The advantage of the second form is it doesn't put Select Case
into any special mode and so you can still use all the other kinds of Case
clauses in the same block. I don't know how often that's actually a scenario though.
Both forms reuse a concept already in the language (TypeOf
) and don't add a whole new thing (Match
) for a common scenario. In a lot of ways the Case s As String
design was a consolation prize to semantics like this.
How would this work in the IDE?
I imagine we'd use a slightly different classification to indicate that the variable is "enhanced" at that point in the program. So let's say your identifiers are black by default, in a region where the type has been re-inferred it'll be purple. Then, if you loose the enhancement somehow it'll go back to black. Maybe if you hover over it the quick type will say something like "This variable has been enhanced with String
type and can be used like a string here." or something.
Summary
I think this is the most "Visual Basic" feature ever! It's very "Do what I mean" and is fairly intuitive. The last time a developer asked me why when he checks the type it doesn't automatically get that type and I sat down to write a whoe blog essay about all the technical reasons that won't work and for VB, as much as we can, it's nice to avoid a first-time programmer needing to read an essay from some compiler nerd about threading and overload resolution and shadowing (like what are any of those things?) to explain why their very reasonable intuition doesn't work.
And this is nothing particularly innovative or out there; this is actually how TypeScript and other languages work already.

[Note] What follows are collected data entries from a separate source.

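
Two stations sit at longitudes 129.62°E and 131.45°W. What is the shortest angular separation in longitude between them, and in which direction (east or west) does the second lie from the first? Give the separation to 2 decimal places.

Raw difference: -131.45 − 129.62 = -261.07°.
Normalise into (−180°, 180°]: -261.07° + 360° = 98.93°.
Positive ⇒ the second point lies to the east; separation 98.93°.

98.93° east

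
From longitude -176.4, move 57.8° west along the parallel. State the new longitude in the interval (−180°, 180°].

+125.8°

Start at -176.4°; shift −57.8° → -234.2°.
-234.2° lies outside (−180°, 180°]; add 360° → +125.8°.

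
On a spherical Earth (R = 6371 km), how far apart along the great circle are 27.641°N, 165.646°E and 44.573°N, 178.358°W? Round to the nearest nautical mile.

Δλ = -178.358 − 165.646 = -344.004°; wrapped into (−180°, 180°]: 15.996°.
Δφ = 44.573 − 27.641 = 16.932°.
a = sin²(Δφ/2) + cos φ₁ · cos φ₂ · sin²(Δλ/2) = 0.033891.
c = 2·atan2(√a, √(1−a)) = 0.37030 rad → d = 6371·c ≈ 2359.21 km ≈ 1273.87 nmi.

1274 nmi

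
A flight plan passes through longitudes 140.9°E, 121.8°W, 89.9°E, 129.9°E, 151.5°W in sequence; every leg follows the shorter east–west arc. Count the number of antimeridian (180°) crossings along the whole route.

3

Leg 1: +140.9° → -121.8°, shortest Δλ = 97.3° (east) — crosses 180°.
Leg 2: -121.8° → +89.9°, shortest Δλ = -148.3° (west) — crosses 180°.
Leg 3: +89.9° → +129.9°, shortest Δλ = 40.0° (east) — does not cross 180°.
Leg 4: +129.9° → -151.5°, shortest Δλ = 78.6° (east) — crosses 180°.
Total crossings: 3.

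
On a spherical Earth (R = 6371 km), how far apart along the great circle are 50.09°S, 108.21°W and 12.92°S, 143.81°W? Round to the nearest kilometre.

Δλ = -143.81 − -108.21 = -35.60°.
Δφ = -12.92 − -50.09 = 37.17°.
a = sin²(Δφ/2) + cos φ₁ · cos φ₂ · sin²(Δλ/2) = 0.160015.
c = 2·atan2(√a, √(1−a)) = 0.82307 rad → d = 6371·c ≈ 5243.80 km.

5244 km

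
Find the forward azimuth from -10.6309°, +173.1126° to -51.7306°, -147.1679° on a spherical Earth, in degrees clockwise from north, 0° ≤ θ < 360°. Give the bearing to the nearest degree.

Δλ = -147.1679 − 173.1126 = -320.2805°; wrapped into (−180°, 180°]: 39.7195°.
θ = atan2( sin Δλ · cos φ₂ , cos φ₁ · sin φ₂ − sin φ₁ · cos φ₂ · cos Δλ )
  = atan2(0.39579, -0.68374) = 149.935° → normalised to [0°, 360°): 149.935°.

150°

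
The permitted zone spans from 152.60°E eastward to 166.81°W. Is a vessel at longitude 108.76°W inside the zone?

No

Band width going east from +152.60° to -166.81°: ((-166.81 − 152.60) mod 360) = 40.59°.
Offset of -108.76° east of the west edge: ((-108.76 − 152.60) mod 360) = 98.64°.
98.64° > 40.59° ⇒ outside.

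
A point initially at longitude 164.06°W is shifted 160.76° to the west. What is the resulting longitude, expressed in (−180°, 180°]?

35.18°E

Start at -164.06°; shift −160.76° → -324.82°.
-324.82° lies outside (−180°, 180°]; add 360° → +35.18°.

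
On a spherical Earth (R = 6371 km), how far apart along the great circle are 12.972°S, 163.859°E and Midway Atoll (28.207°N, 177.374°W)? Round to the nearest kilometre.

5005 km

Δλ = -177.374 − 163.859 = -341.233°; wrapped into (−180°, 180°]: 18.767°.
Δφ = 28.207 − -12.972 = 41.179°.
a = sin²(Δφ/2) + cos φ₁ · cos φ₂ · sin²(Δλ/2) = 0.146500.
c = 2·atan2(√a, √(1−a)) = 0.78555 rad → d = 6371·c ≈ 5004.73 km.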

I also like the idea of rehabilitating the very readable TypeOf
operator which I've felt has suffered a lot since the introduction of TryCast
. It's like TypeOf
is so self-explanatory but we have this sort of inside baseball gotcha that "Ah-ha, FxCop will tell you that really TypeOf
uses the isinst
instruction which pushes a casted value on the stack and checks it for null so doing a castclass
after that is really just casting twice so you shouldn't do it and instead you should use the TryCast
operator and check for null for performance or FxCop and people on forums will laugh at you--THEY'RE ALL GOING TO LAUGH AT YOU!". From the same folks who brought you "Ah-ha! Lists start with 0 here because of pointer arithmetic :)"